Interpretations of Photographs

04.04.11 | Comment Below

On the photography website of photo.net we recently had a lively discussion regarding a very flowery description of the photographic process written by an unknown person and appearing in a 1966 edition of Life Magazine.  The flowery description and ensuing discussion can be found here.  Of the many posted comments (most aimed at the original poster who commenters assumed, incorrectly, had written the prose himself), one comment in particular stood out in my mind.  It was written by Mark Drutz, who offered the following thought:

“If you are saying that a photograph has a meaning beyond what was intended by the photographer, I agree. A photograph is a bit like an inkblot. We each can see something in it that others, including the person who took it, does not see. We all perceive things, including photographs, through conscious and subconscious filters that affect the way we perceive them.”
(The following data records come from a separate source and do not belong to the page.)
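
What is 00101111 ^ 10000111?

XOR: 1 when bits differ
  00101111
^ 10000111
----------
  10101000
Decimal: 47 ^ 135 = 168



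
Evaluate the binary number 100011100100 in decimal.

Sum of powers of 2 for each 1-bit:
2^2 + 2^5 + 2^6 + 2^7 + 2^11
= 4 + 32 + 64 + 128 + 2048
= 2276



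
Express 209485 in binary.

Using repeated division by 2:
209485 ÷ 2 = 104742 remainder 1
104742 ÷ 2 = 52371 remainder 0
52371 ÷ 2 = 26185 remainder 1
26185 ÷ 2 = 13092 remainder 1
13092 ÷ 2 = 6546 remainder 0
6546 ÷ 2 = 3273 remainder 0
3273 ÷ 2 = 1636 remainder 1
1636 ÷ 2 = 818 remainder 0
818 ÷ 2 = 409 remainder 0
409 ÷ 2 = 204 remainder 1
204 ÷ 2 = 102 remainder 0
102 ÷ 2 = 51 remainder 0
51 ÷ 2 = 25 remainder 1
25 ÷ 2 = 12 remainder 1
12 ÷ 2 = 6 remainder 0
6 ÷ 2 = 3 remainder 0
3 ÷ 2 = 1 remainder 1
1 ÷ 2 = 0 remainder 1
Reading remainders bottom to top: 110011001001001101



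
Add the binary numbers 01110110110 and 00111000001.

Add column by column from the right: bit + bit + carry-in; write the sum mod 2, carry 1 when the sum is 2 or 3.
carry:  11100000000
        01110110110
+       00111000001
-------------------
       010101110111
(the carry out of the leftmost column, 0, becomes the leading bit)
Decimal check:
  01110110110 = 512 + 256 + 128 + 32 + 16 + 4 + 2 = 950
  00111000001 = 256 + 128 + 64 + 1 = 449
  950 + 449 = 1399, and 010101110111 = 1024 + 256 + 64 + 32 + 16 + 4 + 2 + 1 = 1399 ✓



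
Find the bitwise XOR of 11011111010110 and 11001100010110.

XOR: 1 when bits differ
  11011111010110
^ 11001100010110
----------------
  00010011000000
Decimal: 14294 ^ 13078 = 1216



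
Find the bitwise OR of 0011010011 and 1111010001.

OR: 1 when either bit is 1
  0011010011
| 1111010001
------------
  1111010011
Decimal: 211 | 977 = 979



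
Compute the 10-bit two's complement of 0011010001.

Original: 0011010001
Step 1 - Invert all bits: 1100101110
Step 2 - Add 1: 1100101111
Verification: 0011010001 + 1100101111 = 10000000000; discarding the end carry (carry out of the top bit) leaves the 10-bit value 0000000000, as required for x + (-x)



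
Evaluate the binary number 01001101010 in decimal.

Sum of powers of 2 for each 1-bit:
2^1 + 2^3 + 2^5 + 2^6 + 2^9
= 2 + 8 + 32 + 64 + 512
= 618



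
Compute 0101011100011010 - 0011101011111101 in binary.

Method 1 - Direct subtraction (column by column from the right: bit − bit − borrow-in; if negative, add 2 and borrow 1 from the next column):
borrow: 0111000111111010
        0101011100011010
-       0011101011111101
------------------------
        0001110000011101

Method 2 - Add two's complement:
Two's complement of 0011101011111101: invert → 1100010100000010, add 1 → 1100010100000011
  0101011100011010
+ 1100010100000011
------------------
 10001110000011101  (end carry out of the top bit = 1)
Discarding the end carry: 0001110000011101
Decimal check:
  0101011100011010 = 16384 + 4096 + 1024 + 512 + 256 + 16 + 8 + 2 = 22298
  0011101011111101 = 8192 + 4096 + 2048 + 512 + 128 + 64 + 32 + 16 + 8 + 4 + 1 = 15101
  22298 - 15101 = 7197, and 0001110000011101 = 4096 + 2048 + 1024 + 16 + 8 + 4 + 1 = 7197 ✓



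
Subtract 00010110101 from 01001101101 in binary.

Method 1 - Direct subtraction (column by column from the right: bit − bit − borrow-in; if negative, add 2 and borrow 1 from the next column):
borrow: 01101100000
        01001101101
-       00010110101
-------------------
        00110111000

Method 2 - Add two's complement:
Two's complement of 00010110101: invert → 11101001010, add 1 → 11101001011
  01001101101
+ 11101001011
-------------
 100110111000  (end carry out of the top bit = 1)
Discarding the end carry: 00110111000
Decimal check:
  01001101101 = 512 + 64 + 32 + 8 + 4 + 1 = 621
  00010110101 = 128 + 32 + 16 + 4 + 1 = 181
  621 - 181 = 440, and 00110111000 = 256 + 128 + 32 + 16 + 8 = 440 ✓



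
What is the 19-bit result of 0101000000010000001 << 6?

Original: 0101000000010000001 (decimal 163969)
Shift left by 6 positions
Append 6 zeros on the right and drop the 6 high bits that overflow the 19-bit width
Result: 0000010000001000000 (decimal 8256)
Equivalent: 163969 << 6 = 163969 × 2^6 = 10494016, truncated to 19 bits = 8256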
I thought that was a very good summary of how we all view photographs, largely at a subconscious level.  There is such a great range of human experience and therefore individual interpretations of the artistic expression embodied in a photograph.  People make different kinds of photographs for different reasons, people view this diversity of photographs from very different points of view, and any number of interpretations or feelings may be generated among viewers by a single photograph.  It’s sometime surprising what thoughts and emotions our photographs may generate in our viewers.

This is yet another reason why I find the world of photography to be such a fascinating as well as challenging endeavor.  It helps to explain why I enjoy devoting my time and energy (and, with the purchase of a new camera system, my limited financial resources) to photography.  I suspect other photographers may feel the same, although it may take a statement like that made by Mark Drutz to bring this to a more conscious level.